The second annual Rethink Music conference wrapped up yesterday here in Boston, though the ideas behind the event are meant to keep going. Presented by Berklee College of Music in association Harvard University’s Berkman Center for Internet and Society, the two-day program and “Impact Weekend” brought together “the strongest minds from across all facets of the music industry to examine current challenges and formulate paths forward.” If it affects the present and future of music performance and business, Rethink Music means to cover it.
This blogger wasn’t able to attend Rethink Music (darned rent-paying, emotionally fulfilling day job!), and due to my affiliations with the higher education community, chose to opine about the event after the fact. Yet something tells me that as a devotee of jazz reissues, small classical labels and other specialized outlets for “old” music, there wasn’t much there for me anyway.
Then something else tells me I’m wrong.
The fact is that Rethink Music should have something (if not everything or exactly the right thing) to say to anyone who cares about any form of music as something more than a diversion. Panels such as “Music and Technology” and “Building an Artist Brand” might seem better suited for Justin Bieber or P. Diddy’s clientele, but those topics deal with marketing and utilizing today’s resources to grow audiences, issues that even Louis Armstrong and Mozart’s current “handlers” need to consider. Every niche label owner, audio restorer, record collector, local orchestra manager and purveyor of the pop of yestercentury should be listening.
YouTube, blogs, digital downloads and other online platforms have revolutionized the way listeners find and hear music. They’re not perfect, but they certainly have their advantages (unless we all have the time and money to shop for 78′s, or fly to that opera we want to hear). As for “branding,” has anyone ever thought to publicize “Satch” and “Wolfie” as anything more than historical objects, or suppliers of medicine that’s good for audiences even if they don’t like the taste?
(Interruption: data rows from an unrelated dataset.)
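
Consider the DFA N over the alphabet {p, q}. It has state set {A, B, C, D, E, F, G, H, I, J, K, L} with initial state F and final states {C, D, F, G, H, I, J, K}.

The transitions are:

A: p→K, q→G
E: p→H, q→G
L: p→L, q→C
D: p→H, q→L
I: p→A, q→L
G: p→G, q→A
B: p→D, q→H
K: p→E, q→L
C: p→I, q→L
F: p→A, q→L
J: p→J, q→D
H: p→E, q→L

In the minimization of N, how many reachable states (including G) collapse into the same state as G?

First remove the unreachable states {B,D,J}; 9 states remain.
P0 = {C,F,G,H,I,K} | {A,E,L}.
On input p, block {C,F,G,H,I,K} splits into {F,H,I,K} and {C,G}.
On input p, block {A,E,L} splits into {A,E} and {L}.
Split {C,G} by δ(·,p) → {C} and {G}.
No further refinement is possible. Final partition (5 blocks): {F,H,I,K} | {A,E} | {C} | {L} | {G}.
State G belongs to the block {G}, which has 1 states.

1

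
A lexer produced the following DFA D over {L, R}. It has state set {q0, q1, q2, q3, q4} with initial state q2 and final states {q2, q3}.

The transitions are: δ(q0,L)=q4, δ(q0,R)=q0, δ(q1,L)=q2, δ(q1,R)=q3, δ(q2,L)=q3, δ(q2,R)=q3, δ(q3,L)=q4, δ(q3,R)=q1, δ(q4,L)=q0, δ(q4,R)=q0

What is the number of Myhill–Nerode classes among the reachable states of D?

4

P0 = {q2,q3} | {q0,q1,q4}.
Refine {q2,q3} on symbol L: members go to different blocks, giving {q2} and {q3}.
Refine {q0,q1,q4} on symbol L: members go to different blocks, giving {q0,q4} and {q1}.
The partition is now stable with 4 blocks: {q2} | {q0,q4} | {q3} | {q1}.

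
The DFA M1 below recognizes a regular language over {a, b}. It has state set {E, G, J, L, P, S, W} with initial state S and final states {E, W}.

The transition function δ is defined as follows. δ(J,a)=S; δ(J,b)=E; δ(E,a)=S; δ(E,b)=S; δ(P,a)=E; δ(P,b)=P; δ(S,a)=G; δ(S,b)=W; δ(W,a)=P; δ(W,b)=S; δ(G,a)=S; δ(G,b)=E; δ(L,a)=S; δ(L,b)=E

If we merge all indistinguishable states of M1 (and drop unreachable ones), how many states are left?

5

States {J,L} cannot be reached from the start state, so discard them.
P0 = {E,W} | {G,P,S}.
Refine {G,P,S} on symbol a: members go to different blocks, giving {G,S} and {P}.
Split {E,W} by δ(·,a) → {E} and {W}.
Refine {G,S} on symbol b: members go to different blocks, giving {G} and {S}.
The partition is now stable with 5 blocks: {E} | {G} | {P} | {W} | {S}.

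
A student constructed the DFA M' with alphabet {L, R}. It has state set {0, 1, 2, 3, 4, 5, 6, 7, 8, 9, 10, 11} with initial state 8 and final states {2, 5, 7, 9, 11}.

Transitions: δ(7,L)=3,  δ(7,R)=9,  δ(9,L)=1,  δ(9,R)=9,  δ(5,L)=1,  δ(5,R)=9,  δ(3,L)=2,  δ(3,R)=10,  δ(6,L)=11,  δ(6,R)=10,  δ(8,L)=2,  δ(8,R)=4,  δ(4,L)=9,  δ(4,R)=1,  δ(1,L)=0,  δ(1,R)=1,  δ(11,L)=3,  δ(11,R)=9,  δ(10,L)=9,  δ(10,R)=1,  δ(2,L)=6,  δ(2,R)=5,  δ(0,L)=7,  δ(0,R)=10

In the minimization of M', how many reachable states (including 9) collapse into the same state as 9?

2

Initial partition by acceptance: {2,5,7,9,11} | {0,1,3,4,6,8,10}.
On input L, block {0,1,3,4,6,8,10} splits into {0,3,4,6,8,10} and {1}.
On input L, block {2,5,7,9,11} splits into {2,7,11} and {5,9}.
Split {0,3,4,6,8,10} by δ(·,L) → {0,3,6,8} and {4,10}.
Stable partition: {2,7,11} | {0,3,6,8} | {1} | {5,9} | {4,10} — 5 equivalence classes.
State 9 belongs to the block {5,9}, which has 2 states.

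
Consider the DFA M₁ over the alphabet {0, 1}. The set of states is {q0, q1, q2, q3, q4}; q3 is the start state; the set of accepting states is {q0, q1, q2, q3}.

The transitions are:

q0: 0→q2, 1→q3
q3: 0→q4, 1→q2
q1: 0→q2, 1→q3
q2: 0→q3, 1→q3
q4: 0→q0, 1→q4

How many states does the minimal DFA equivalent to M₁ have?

4

States {q1} cannot be reached from the start state, so discard them.
Start with accepting vs non-accepting: {q0,q2,q3} | {q4}.
Refine {q0,q2,q3} on symbol 0: members go to different blocks, giving {q0,q2} and {q3}.
Refine {q0,q2} on symbol 0: members go to different blocks, giving {q0} and {q2}.
Stable partition: {q0} | {q4} | {q3} | {q2} — 4 equivalence classes.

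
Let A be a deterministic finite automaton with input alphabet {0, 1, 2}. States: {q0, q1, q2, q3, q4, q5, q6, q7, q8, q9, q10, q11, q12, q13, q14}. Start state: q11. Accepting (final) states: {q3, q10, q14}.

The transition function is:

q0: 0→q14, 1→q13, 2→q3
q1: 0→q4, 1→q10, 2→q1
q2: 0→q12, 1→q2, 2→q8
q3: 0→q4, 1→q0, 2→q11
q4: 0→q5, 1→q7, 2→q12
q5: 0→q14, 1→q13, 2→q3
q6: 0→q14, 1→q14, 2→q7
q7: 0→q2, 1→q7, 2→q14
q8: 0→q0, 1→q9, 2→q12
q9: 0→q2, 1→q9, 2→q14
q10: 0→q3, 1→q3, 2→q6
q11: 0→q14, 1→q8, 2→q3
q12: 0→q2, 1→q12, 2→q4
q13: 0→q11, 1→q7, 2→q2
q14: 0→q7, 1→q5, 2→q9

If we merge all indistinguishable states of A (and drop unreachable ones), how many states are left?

Reachable states from the start: {q0,q2,q3,q4,q5,q7,q8,q9,q11,q12,q13,q14}. Unreachable: {q1,q6,q10} — drop them.
Start with accepting vs non-accepting: {q3,q14} | {q0,q2,q4,q5,q7,q8,q9,q11,q12,q13}.
On input 0, block {q0,q2,q4,q5,q7,q8,q9,q11,q12,q13} splits into {q2,q4,q7,q8,q9,q12,q13} and {q0,q5,q11}.
On input 2, block {q3,q14} splits into {q3} and {q14}.
Refine {q2,q4,q7,q8,q9,q12,q13} on symbol 0: members go to different blocks, giving {q2,q7,q9,q12} and {q4,q8,q13}.
Split {q2,q7,q9,q12} by δ(·,2) → {q2,q12} and {q7,q9}.
The partition is now stable with 6 blocks: {q3} | {q2,q12} | {q0,q5,q11} | {q14} | {q4,q8,q13} | {q7,q9}.

6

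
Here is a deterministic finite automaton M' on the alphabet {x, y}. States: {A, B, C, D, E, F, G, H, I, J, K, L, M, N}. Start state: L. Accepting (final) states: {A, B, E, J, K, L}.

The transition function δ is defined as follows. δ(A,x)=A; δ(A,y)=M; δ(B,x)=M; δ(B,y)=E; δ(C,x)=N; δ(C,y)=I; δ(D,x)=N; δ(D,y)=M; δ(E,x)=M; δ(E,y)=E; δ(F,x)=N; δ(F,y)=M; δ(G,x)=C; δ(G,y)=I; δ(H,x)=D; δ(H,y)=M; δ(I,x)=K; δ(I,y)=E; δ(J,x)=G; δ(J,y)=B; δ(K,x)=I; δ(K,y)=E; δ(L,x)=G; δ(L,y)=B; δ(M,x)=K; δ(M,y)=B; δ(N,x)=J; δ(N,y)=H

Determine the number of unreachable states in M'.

BFS from L reaches {B, C, D, E, G, H, I, J, K, L, M, N}; the 2 state(s) A, F are never visited.

2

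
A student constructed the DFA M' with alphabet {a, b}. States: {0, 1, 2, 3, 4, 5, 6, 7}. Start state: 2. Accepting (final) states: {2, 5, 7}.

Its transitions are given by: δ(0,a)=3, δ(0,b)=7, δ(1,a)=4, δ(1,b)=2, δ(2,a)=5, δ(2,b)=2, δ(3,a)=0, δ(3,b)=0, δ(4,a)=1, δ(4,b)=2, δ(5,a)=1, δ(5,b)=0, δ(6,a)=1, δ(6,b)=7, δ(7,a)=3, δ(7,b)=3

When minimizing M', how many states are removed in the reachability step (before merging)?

BFS from 2 reaches {0, 1, 2, 3, 4, 5, 7}; the 1 state(s) 6 are never visited.

1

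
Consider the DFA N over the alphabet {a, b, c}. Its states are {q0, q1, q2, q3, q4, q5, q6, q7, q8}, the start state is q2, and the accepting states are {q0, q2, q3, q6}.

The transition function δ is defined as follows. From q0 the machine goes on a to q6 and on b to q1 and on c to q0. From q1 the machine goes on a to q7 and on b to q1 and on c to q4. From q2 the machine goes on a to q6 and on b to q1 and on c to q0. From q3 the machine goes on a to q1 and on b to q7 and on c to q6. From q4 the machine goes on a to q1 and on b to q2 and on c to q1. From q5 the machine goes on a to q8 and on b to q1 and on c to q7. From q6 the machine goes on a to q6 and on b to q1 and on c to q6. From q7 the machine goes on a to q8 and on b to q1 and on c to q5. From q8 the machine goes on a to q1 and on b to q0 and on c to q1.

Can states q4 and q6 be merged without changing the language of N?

States {q3} cannot be reached from the start state, so discard them.
Start with accepting vs non-accepting: {q0,q2,q6} | {q1,q4,q5,q7,q8}.
On input b, block {q1,q4,q5,q7,q8} splits into {q1,q5,q7} and {q4,q8}.
On input a, block {q1,q5,q7} splits into {q5,q7} and {q1}.
No further refinement is possible. Final partition (4 blocks): {q0,q2,q6} | {q5,q7} | {q4,q8} | {q1}.
q4 and q6 end up in different blocks, so they are distinguishable. For instance, the string 'ε' is accepted from only q6.

No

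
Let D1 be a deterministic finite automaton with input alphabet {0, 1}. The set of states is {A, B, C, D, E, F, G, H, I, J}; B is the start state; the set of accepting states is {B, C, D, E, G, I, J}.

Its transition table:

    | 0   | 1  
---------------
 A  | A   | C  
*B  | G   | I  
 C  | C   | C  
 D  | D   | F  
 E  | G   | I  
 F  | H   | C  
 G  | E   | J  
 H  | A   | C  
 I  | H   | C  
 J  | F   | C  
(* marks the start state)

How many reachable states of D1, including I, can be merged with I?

2

First remove the unreachable states {D}; 9 states remain.
Start with accepting vs non-accepting: {B,C,E,G,I,J} | {A,F,H}.
Split {B,C,E,G,I,J} by δ(·,0) → {B,C,E,G} and {I,J}.
Split {B,C,E,G} by δ(·,1) → {B,E,G} and {C}.
Stable partition: {B,E,G} | {A,F,H} | {I,J} | {C} — 4 equivalence classes.
The equivalence class containing I is {I,J}, of size 2.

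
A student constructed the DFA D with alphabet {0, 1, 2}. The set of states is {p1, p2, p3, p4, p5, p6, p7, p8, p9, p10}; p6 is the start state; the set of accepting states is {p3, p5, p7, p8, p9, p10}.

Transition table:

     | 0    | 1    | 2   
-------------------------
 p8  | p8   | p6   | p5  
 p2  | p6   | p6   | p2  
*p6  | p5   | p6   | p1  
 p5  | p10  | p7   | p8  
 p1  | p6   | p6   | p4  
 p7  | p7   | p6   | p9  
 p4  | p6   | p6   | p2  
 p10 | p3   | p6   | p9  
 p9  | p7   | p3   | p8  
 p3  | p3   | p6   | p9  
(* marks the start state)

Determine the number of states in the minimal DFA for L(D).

4

Every state is reachable, so we keep all 10.
Start with accepting vs non-accepting: {p3,p5,p7,p8,p9,p10} | {p1,p2,p4,p6}.
On input 1, block {p3,p5,p7,p8,p9,p10} splits into {p3,p7,p8,p10} and {p5,p9}.
Refine {p1,p2,p4,p6} on symbol 0: members go to different blocks, giving {p1,p2,p4} and {p6}.
No further refinement is possible. Final partition (4 blocks): {p3,p7,p8,p10} | {p1,p2,p4} | {p5,p9} | {p6}.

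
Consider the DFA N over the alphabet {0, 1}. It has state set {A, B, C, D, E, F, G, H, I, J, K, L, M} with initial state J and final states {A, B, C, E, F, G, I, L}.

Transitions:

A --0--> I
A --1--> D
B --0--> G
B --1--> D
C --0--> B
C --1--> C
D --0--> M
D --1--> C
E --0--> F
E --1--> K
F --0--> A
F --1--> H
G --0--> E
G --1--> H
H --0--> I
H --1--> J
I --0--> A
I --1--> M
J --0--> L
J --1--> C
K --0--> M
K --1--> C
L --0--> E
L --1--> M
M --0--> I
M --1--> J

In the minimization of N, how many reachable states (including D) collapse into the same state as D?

Every state is reachable, so we keep all 13.
Initial partition by acceptance: {A,B,C,E,F,G,I,L} | {D,H,J,K,M}.
Split {A,B,C,E,F,G,I,L} by δ(·,1) → {A,B,E,F,G,I,L} and {C}.
On input 0, block {D,H,J,K,M} splits into {H,J,M} and {D,K}.
On input 1, block {A,B,E,F,G,I,L} splits into {F,G,I,L} and {A,B,E}.
On input 1, block {H,J,M} splits into {H,M} and {J}.
Stable partition: {F,G,I,L} | {H,M} | {C} | {D,K} | {A,B,E} | {J} — 6 equivalence classes.
State D belongs to the block {D,K}, which has 2 states.

2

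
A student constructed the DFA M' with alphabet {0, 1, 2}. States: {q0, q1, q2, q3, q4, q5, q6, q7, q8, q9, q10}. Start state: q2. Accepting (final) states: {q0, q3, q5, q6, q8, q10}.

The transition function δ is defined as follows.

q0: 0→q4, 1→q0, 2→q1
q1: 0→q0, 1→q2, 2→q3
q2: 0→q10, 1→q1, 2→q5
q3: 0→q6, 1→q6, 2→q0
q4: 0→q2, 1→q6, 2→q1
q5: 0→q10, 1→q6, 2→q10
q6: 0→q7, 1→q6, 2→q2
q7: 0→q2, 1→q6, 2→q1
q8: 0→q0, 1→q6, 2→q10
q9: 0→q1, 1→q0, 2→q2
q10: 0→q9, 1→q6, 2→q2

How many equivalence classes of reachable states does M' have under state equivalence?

States {q8} cannot be reached from the start state, so discard them.
Start with accepting vs non-accepting: {q0,q3,q5,q6,q10} | {q1,q2,q4,q7,q9}.
Refine {q0,q3,q5,q6,q10} on symbol 0: members go to different blocks, giving {q0,q6,q10} and {q3,q5}.
Split {q1,q2,q4,q7,q9} by δ(·,0) → {q4,q7,q9} and {q1,q2}.
No further refinement is possible. Final partition (4 blocks): {q0,q6,q10} | {q4,q7,q9} | {q3,q5} | {q1,q2}.

4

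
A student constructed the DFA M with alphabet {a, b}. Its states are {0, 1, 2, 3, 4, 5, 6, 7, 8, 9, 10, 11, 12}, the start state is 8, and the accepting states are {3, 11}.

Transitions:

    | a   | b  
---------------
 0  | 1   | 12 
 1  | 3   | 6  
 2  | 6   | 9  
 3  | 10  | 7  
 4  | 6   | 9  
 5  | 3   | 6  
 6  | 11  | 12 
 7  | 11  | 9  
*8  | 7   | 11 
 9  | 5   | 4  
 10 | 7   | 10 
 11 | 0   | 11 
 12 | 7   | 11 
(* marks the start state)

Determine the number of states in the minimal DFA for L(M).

10

First remove the unreachable states {2}; 12 states remain.
Initial partition by acceptance: {3,11} | {0,1,4,5,6,7,8,9,10,12}.
On input b, block {3,11} splits into {3} and {11}.
On input a, block {0,1,4,5,6,7,8,9,10,12} splits into {0,4,8,9,10,12} and {1,5} and {6,7}.
Split {0,4,8,9,10,12} by δ(·,a) → {4,8,10,12} and {0,9}.
Refine {4,8,10,12} on symbol b: members go to different blocks, giving {8,12} and {4} and {10}.
Refine {6,7} on symbol b: members go to different blocks, giving {6} and {7}.
On input b, block {0,9} splits into {0} and {9}.
The partition is now stable with 10 blocks: {3} | {8,12} | {11} | {1,5} | {6} | {0} | {4} | {10} | {7} | {9}.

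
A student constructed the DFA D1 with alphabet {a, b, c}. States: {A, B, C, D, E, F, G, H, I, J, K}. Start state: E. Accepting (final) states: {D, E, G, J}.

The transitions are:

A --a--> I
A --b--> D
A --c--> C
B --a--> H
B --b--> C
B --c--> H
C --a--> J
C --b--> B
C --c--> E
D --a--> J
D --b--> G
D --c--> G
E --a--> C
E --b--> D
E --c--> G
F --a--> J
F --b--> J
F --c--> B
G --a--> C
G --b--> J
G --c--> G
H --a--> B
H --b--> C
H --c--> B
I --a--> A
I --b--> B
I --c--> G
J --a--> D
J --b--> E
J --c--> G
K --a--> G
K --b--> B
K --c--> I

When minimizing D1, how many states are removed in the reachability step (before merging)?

4

No path from E leads to A, F, I, K; the other 7 states are all reachable.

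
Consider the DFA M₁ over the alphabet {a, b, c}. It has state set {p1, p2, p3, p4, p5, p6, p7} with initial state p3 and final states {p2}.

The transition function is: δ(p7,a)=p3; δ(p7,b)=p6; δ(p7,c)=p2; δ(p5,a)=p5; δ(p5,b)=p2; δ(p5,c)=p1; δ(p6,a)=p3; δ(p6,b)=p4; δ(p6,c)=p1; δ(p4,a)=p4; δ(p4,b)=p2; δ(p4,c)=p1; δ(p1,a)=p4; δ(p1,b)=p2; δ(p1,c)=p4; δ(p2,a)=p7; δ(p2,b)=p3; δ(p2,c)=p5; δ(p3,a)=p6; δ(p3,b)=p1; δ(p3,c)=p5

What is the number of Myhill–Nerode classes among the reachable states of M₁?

Every state is reachable, so we keep all 7.
P0 = {p2} | {p1,p3,p4,p5,p6,p7}.
On input b, block {p1,p3,p4,p5,p6,p7} splits into {p1,p4,p5} and {p3,p6,p7}.
On input b, block {p3,p6,p7} splits into {p3,p6} and {p7}.
No further refinement is possible. Final partition (4 blocks): {p2} | {p1,p4,p5} | {p3,p6} | {p7}.

4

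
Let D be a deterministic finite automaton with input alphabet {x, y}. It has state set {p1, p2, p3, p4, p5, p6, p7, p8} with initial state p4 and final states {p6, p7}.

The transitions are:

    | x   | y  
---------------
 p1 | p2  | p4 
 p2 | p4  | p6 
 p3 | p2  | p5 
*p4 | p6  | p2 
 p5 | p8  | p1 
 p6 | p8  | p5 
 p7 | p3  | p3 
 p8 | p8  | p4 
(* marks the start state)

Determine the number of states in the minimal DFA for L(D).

States {p3,p7} cannot be reached from the start state, so discard them.
P0 = {p6} | {p1,p2,p4,p5,p8}.
Refine {p1,p2,p4,p5,p8} on symbol x: members go to different blocks, giving {p1,p2,p5,p8} and {p4}.
On input x, block {p1,p2,p5,p8} splits into {p1,p5,p8} and {p2}.
Refine {p1,p5,p8} on symbol x: members go to different blocks, giving {p5,p8} and {p1}.
Split {p5,p8} by δ(·,y) → {p5} and {p8}.
No further refinement is possible. Final partition (6 blocks): {p6} | {p5} | {p4} | {p2} | {p1} | {p8}.

6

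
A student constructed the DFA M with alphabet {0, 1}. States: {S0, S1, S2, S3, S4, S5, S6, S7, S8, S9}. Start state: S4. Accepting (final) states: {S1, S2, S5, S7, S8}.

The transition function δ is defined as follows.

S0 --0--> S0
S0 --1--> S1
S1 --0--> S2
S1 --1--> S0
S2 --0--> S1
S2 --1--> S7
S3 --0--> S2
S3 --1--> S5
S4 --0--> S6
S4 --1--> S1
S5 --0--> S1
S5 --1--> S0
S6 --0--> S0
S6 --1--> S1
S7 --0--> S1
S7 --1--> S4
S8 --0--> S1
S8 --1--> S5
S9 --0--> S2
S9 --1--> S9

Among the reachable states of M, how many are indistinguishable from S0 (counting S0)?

3

Reachable states from the start: {S0,S1,S2,S4,S6,S7}. Unreachable: {S3,S5,S8,S9} — drop them.
P0 = {S1,S2,S7} | {S0,S4,S6}.
On input 1, block {S1,S2,S7} splits into {S1,S7} and {S2}.
On input 0, block {S1,S7} splits into {S1} and {S7}.
The partition is now stable with 4 blocks: {S1} | {S0,S4,S6} | {S2} | {S7}.
State S0 belongs to the block {S0,S4,S6}, which has 3 states.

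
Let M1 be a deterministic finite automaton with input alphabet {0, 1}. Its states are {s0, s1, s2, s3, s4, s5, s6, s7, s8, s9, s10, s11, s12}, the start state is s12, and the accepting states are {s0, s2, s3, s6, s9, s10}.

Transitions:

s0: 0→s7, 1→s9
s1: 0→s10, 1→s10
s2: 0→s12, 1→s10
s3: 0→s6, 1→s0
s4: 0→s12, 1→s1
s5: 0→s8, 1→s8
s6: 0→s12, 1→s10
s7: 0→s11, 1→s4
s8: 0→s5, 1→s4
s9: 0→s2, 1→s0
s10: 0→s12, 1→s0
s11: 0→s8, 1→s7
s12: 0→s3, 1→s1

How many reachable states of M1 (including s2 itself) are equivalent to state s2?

All states are reachable from the start state.
P0 = {s0,s2,s3,s6,s9,s10} | {s1,s4,s5,s7,s8,s11,s12}.
On input 0, block {s0,s2,s3,s6,s9,s10} splits into {s0,s2,s6,s10} and {s3,s9}.
Split {s0,s2,s6,s10} by δ(·,1) → {s2,s6,s10} and {s0}.
Split {s2,s6,s10} by δ(·,1) → {s2,s6} and {s10}.
Refine {s1,s4,s5,s7,s8,s11,s12} on symbol 0: members go to different blocks, giving {s4,s5,s7,s8,s11} and {s1} and {s12}.
Split {s4,s5,s7,s8,s11} by δ(·,0) → {s5,s7,s8,s11} and {s4}.
On input 1, block {s5,s7,s8,s11} splits into {s5,s11} and {s7,s8}.
The partition is now stable with 9 blocks: {s2,s6} | {s5,s11} | {s3,s9} | {s0} | {s10} | {s1} | {s12} | {s4} | {s7,s8}.
State s2 belongs to the block {s2,s6}, which has 2 states.

2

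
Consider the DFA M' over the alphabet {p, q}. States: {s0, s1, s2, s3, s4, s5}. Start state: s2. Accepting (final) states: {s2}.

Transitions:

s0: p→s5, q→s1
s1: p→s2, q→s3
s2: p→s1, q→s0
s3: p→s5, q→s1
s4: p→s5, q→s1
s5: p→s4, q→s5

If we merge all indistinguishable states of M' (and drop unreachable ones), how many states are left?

4

Every state is reachable, so we keep all 6.
Initial partition by acceptance: {s2} | {s0,s1,s3,s4,s5}.
On input p, block {s0,s1,s3,s4,s5} splits into {s0,s3,s4,s5} and {s1}.
Split {s0,s3,s4,s5} by δ(·,q) → {s0,s3,s4} and {s5}.
No further refinement is possible. Final partition (4 blocks): {s2} | {s0,s3,s4} | {s1} | {s5}.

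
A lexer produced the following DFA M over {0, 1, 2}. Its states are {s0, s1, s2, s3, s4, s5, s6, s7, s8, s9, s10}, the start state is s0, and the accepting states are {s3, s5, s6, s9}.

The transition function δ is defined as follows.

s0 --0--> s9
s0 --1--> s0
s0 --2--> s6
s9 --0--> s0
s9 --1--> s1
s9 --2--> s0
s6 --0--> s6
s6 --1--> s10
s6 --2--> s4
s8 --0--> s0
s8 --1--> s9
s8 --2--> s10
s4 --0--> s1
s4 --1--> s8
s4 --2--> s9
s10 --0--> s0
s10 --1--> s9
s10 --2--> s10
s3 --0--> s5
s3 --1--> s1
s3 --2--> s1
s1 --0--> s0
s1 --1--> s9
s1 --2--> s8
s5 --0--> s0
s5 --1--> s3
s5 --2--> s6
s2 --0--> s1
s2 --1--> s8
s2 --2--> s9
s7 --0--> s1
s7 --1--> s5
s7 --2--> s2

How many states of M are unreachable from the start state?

4

BFS from s0 reaches {s0, s1, s4, s6, s8, s9, s10}; the 4 state(s) s2, s3, s5, s7 are never visited.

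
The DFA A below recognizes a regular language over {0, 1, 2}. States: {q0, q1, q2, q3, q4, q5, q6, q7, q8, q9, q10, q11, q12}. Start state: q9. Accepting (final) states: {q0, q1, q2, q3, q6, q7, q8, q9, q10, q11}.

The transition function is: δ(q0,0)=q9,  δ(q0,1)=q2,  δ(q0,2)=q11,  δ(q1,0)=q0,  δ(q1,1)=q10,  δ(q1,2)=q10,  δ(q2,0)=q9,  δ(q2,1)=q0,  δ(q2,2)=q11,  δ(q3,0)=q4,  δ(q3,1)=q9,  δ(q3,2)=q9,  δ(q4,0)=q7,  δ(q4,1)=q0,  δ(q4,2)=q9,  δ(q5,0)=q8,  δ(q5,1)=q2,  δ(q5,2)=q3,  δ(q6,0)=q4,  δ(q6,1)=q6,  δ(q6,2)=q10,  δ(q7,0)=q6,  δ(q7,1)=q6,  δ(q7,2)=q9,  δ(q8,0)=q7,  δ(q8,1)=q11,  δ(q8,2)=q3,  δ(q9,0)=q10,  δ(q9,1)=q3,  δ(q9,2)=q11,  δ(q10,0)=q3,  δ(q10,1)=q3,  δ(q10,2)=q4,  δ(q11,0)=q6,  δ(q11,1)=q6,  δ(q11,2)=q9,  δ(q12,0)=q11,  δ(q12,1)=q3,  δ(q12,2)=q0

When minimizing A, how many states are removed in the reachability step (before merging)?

4

No path from q9 leads to q1, q5, q8, q12; the other 9 states are all reachable.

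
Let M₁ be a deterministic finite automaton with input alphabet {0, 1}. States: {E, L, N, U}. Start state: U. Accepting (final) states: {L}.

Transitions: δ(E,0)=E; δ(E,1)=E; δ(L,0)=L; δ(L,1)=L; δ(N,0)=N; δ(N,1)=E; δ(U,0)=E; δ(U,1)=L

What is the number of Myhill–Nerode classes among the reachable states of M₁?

Reachable states from the start: {E,L,U}. Unreachable: {N} — drop them.
P0 = {L} | {E,U}.
Refine {E,U} on symbol 1: members go to different blocks, giving {E} and {U}.
The partition is now stable with 3 blocks: {L} | {E} | {U}.

3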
In short, Rethink Music is talking about access and adaptation, two words which are too often criticized by aficionados of “good music.” Discussions about the death of classical music and jazz often come down to a lack of new audiences, or degenerate into sweeping generalizations about the banality of popular taste. Yet the fault, as well as the hope, is in our hands: if we want to keep hearing the music we love, and if we want our children to hear it all, we’ll start paying attention to what meetings like Rethink Music have to say.